You do not need to feel confident all day to perform well.

You need tools that help you operate when confidence dips.


That is what mental skills are for.

_____________________________________


Before you walk into a camp or showcase, give yourself a plan. This is a simple one:


Pre-Camp Mental Preparation Checklist

Use this the night before and the morning of a camp, showcase, or All-Star game.


The Night Before


Remind yourself what the day really is

This is an opportunity, not a judgment.

You do not need to prove everything in one day.


Choose ONE mental focus for the event

Write it down or say it out loud.


Examples:

  • “Respond fast after mistakes.”

  • “Finish every rep.”

  • “Stay present between snaps.”

This becomes your anchor when nerves show up.

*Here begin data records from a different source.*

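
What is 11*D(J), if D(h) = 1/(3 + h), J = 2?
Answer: 11/5 ≈ 2.2000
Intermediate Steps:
11*D(J) = 11/(3 + 2) = 11/5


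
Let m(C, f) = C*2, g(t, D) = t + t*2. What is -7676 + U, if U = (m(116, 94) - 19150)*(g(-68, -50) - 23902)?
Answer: 456029632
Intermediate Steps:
g(t, D) = 3*t (g(t, D) = t + 2*t = 3*t)
m(C, f) = 2*C
U = 456037308 (U = (2*116 - 19150)*(3*(-68) - 23902) = (232 - 19150)*(-204 - 23902) = -18918*(-24106) = 456037308)
-7676 + U = -7676 + 456037308 = 456029632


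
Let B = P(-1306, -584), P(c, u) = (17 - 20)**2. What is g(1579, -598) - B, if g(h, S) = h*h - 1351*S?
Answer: 3301130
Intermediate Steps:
P(c, u) = 9 (P(c, u) = (-3)**2 = 9)
g(h, S) = h**2 - 1351*S
B = 9
g(1579, -598) - B = (1579**2 - 1351*(-598)) - 1*9 = (2493241 + 807898) - 9 = 3301139 - 9 = 3301130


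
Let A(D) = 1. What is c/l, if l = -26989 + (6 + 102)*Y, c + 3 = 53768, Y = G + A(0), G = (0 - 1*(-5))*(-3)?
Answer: -53765/28501 ≈ -1.8864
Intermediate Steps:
G = -15 (G = (0 + 5)*(-3) = 5*(-3) = -15)
Y = -14 (Y = -15 + 1 = -14)
c = 53765 (c = -3 + 53768 = 53765)
l = -28501 (l = -26989 + (6 + 102)*(-14) = -26989 + 108*(-14) = -26989 - 1512 = -28501)
c/l = 53765/(-28501) = 53765*(-1/28501) = -53765/28501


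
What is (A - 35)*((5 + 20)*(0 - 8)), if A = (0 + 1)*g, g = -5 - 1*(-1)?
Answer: 7800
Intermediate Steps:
g = -4 (g = -5 + 1 = -4)
A = -4 (A = (0 + 1)*(-4) = 1*(-4) = -4)
(A - 35)*((5 + 20)*(0 - 8)) = (-4 - 35)*((5 + 20)*(0 - 8)) = -975*(-8) = -39*(-200) = 7800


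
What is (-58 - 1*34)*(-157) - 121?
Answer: 14323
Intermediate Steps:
(-58 - 1*34)*(-157) - 121 = (-58 - 34)*(-157) - 121 = -92*(-157) - 121 = 14444 - 121 = 14323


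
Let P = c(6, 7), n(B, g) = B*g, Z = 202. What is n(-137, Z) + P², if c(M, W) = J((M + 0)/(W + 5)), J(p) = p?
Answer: -110695/4 ≈ -27674.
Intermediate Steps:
c(M, W) = M/(5 + W) (c(M, W) = (M + 0)/(W + 5) = M/(5 + W))
P = ½ (P = 6/(5 + 7) = 6/12 = 6*(1/12) = ½ ≈ 0.50000)
n(-137, Z) + P² = -137*202 + (½)² = -27674 + ¼ = -110695/4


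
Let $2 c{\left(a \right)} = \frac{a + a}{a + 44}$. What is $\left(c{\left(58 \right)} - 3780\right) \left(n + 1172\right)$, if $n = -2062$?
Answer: $\frac{171548390}{51} \approx 3.3637 \cdot 10^{6}$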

Visualize the environment, not the outcome

Picture:

  • arriving and checking in

  • warming up calmly

  • listening to instructions

  • competing with control

  • resetting after reps

Keep it realistic and simple.


Prepare your gear early

Lay everything out.

The fewer decisions in the morning, the calmer your mind stays.


The Morning Of


Expect nerves instead of fighting them

Feeling nervous means you care.

It does not mean you are unprepared.


Use a calm breathing reset

Before leaving or when you arrive:

  • slow breath in through your nose

  • slow breath out

    (Repeat 3–4 times)


Repeat your focus statement

Say it quietly to yourself:

“This is my focus today.”


Commit to your reset routine

Decide ahead of time:

  • one breath

  • a physical cue

  • a simple phrase like “next one”

No thinking required once the day starts.


During the Event (Quick Reminders)

☐ Warm up to settle in, not to impress

☐ Stay engaged even when you are waiting

☐ Reset after every rep

☐ Compete with control, not urgency

☐ Keep body language steady


After the Event (5-Minute Reflection)

Answer these honestly:

  1. Where did I handle pressure well?

  2. Where did I lose composure?

  3. What is one thing I’ll adjust next time?

Then move on.


Final Reminder

You do not need a perfect day.

You need a mentally reliable day.


Coaches trust athletes who can:

  • take feedback

  • manage pressure

  • reset quickly

  • stay composed

  • compete with purpose

That is what travels to the next level.